Nella vita c’è chi aspetta il grande amore, chi aspetta il colpo di fortuna e chi aspetta il rosso a un semaforo per pubblicizzare la Fiera dell’Elettronica a Piacenza Expo. Piccola storia dell’uomo sandwich, il pubblicitario ambulante che deve il suo nome a Charles Dickens e che stava sulle palle a James Joyce.

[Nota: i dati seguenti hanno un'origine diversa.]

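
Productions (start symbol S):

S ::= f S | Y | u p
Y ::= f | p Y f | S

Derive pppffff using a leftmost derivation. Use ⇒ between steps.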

TESTO: FILIPPO MERLI; FOTO: IDEM
L’uomo sandwich aspetta il rosso. Quando il semaforo scatta e le macchine si fermano arriva il suo momento. Allora sistema la cordicella del cartellone attorno al collo come fanno certi manager in carriera col nodo della cravatta, poi s’infila tra le automobili facendo attenzione agli specchietti. S’abbassa sui finestrini e mostra ai conducenti un piccolo volantino promozionale della Fiera dell’Elettronica a Piacenza Expo. Qualcuno ha l’accortezza di dire “no grazie”, altri fanno segno di no con la testa, altri ancora lo ignorano e fissano il semaforo per togliersi da una situazione che pare imbarazzante, quasi fastidiosa. La vita dell’uomo sandwich dura poco più di un minuto, giusto il tempo che passa fra il rosso e il verde. L’arancione è il segnale per togliersi di mezzo: l’uomo sandwich sa che la gente va di fretta e inizia a strombazzare se si trova un indiano tra due cartelloni sul suo cammino. Abbiamo osservato questo strano soggetto per un po’ al semaforo tra via Manfredi e viale Dante. La cosa curiosa è che per un’intera giornata l’uomo sandwich non esce mai dal suo travestimento. E’ un tutt’uno col cartellone, anche quando mangia un panino in pausa pranzo e quando beve acqua calda da una bottiglia da un litro e mezzo senza etichetta – il pranzo dell’uomo sandwich è dentro a una borsina di plastica appoggiata a un albero. Non se lo toglie mai di dosso, quel cartellone colorato, perché quello è il suo lavoro e perché alla fine è tutta pubblicità. Anche se va al bar a bere un caffè e occupa metà bancone – e la gente lo guarda male.
PRATICAMENTE UNO SFIGATO
La figura del pubblicitario ambulante nasce in America, ma l’uomo sandwich deve il suo nome a Charles Dickens, che lo definì “un pezzo di carne umana tra due pezzi di cartelloni incollati”. A un altro grande scrittore come James Joyce l’uomo sandwich stava sulle palle. In un capito dell’Ulisse, il protagonista, Leopold Bloom, si ferma a osservare cinque uomini sandwich ognuno con un tableau – un modo elegante per definire il cartellone – e un cilindro bianco con una lettera del nome della ditta di cancelleria che pubblicizzano, la Helys. Bloom – che evidentemente non aveva niente da fare, proprio come noi della Batusa – si ferma a riflettere sull’inutilità di quella forma pubblicitaria e bolla l’uomo sandwich come l’ultimo gradino della scala sociale prima dell’abiezione. Per Bloom l’uomo sandwich è il risultato finale di una “moltiplicazione incrociata di rovesci di fortuna”, praticamente uno sfigato, e nella piramide sociale si trova appena prima del “pezzente pazzo”. Ci siamo guardati attorno, ma non abbiamo visto pezzenti pazzi al semaforo di via Manfredi. C’era solo l’uomo sandwich della Fiera dell’Elettronica, che ogni tanto sollevava il cartellone con le mani per allentare la pressione sulle spalle e s’appoggiava a un palo della luce in attesa di ricominciare il lavoro. Nella vita c’è aspetta il grande amore, chi aspetta il colpo di fortuna e chi più semplicemente aspetta il rosso.
Per la cronaca a Madrid, dove era iniziata questa pratica, soprattutto in merito a pubblicità legate ai compro-oro, è stata bandita dal 2008 perché “lesiva della dignità umana”.